The Christian Double Standard on Religious Violence


Imagine if people blamed Christianity for this act of violence.

Imagine if people searched frantically through the Bible in the hope of digging up verses which could have justified this action (which is entirely possible).

Imagine if people used this attack to pass legislation banning all Christians from entering the country.

Imagine if people started asking “moderate” Christians to condemn this act of violence.

Imagine if people created an entire anti-Christian industry of propaganda linking this Christian and Christianity in general to barbarity, violence, oppression, terrorism, etc., etc.

Imagine if people spewed the term “radical Christian terrorism” after this event.

Imagine if people wondered if Christianity is compatible with American values based on this murder spree.

Imagine if people connected this attack to far-right wing Christian militias throughout the country.

Imagine if people identified this guy’s church and then called for increased surveillance around that community (and all those who might be similar or affiliated with it).

Imagine if double standards didn’t exist.

4 thoughts on “The Christian Double Standard on Religious Violence

  1. But you don’t have to search frantically through the Koran to find verses which can be used to justify violence do you? They are there in abundance, at least in the Medinan chapters.

    Unlike in the Bible, which is why this is not an honest comparison.


      1. Ah yes, the Canaanites. Exterminated. Job done. Therefore no Canaanite need worry today.
        Unlike the apparently open-ended commands to kill the infidel in the Koran, or at least that is how later Islamic tradition understood them to be.

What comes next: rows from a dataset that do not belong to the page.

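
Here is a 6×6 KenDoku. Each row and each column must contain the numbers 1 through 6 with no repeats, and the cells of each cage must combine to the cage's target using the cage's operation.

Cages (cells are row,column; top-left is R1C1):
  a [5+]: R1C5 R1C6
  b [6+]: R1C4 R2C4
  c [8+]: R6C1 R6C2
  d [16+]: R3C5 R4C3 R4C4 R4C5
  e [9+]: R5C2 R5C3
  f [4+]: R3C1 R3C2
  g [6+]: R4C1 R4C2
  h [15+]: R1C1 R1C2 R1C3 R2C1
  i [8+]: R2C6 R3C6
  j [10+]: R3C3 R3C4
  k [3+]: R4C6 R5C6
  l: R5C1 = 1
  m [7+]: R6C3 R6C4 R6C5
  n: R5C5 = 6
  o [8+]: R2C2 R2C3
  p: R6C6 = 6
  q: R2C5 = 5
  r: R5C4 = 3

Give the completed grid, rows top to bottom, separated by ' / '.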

        That is why I specifically used the phrase “verses which can be used to justify violence” ie today. We all know there are more violent passages in the Bible, even passages commanding violence, but even then they are:

        1. proportionately far fewer than in the Koran which is just a fraction of the length of the Bible.

        2. no longer current, partly because they were time and place specific and partly because both Jews and Christians have moved on from the Old Testament bloodshed.

        I would also make the point that the Bible starts out violent and becomes peaceful whereas the Koran starts out peaceful and becomes violent, reaching a crescendo in sura 9. That seems an important distinction to me.

        How very simplistic just to count the violent passages. It is hard to believe anyone would take it seriously but I guess it just suits your pre-conceived position. Tragic.


  2. We don’t need to dig up any passages from Quran. ISIS and other jihadists do it for us when they cite what motivated justified their crimes.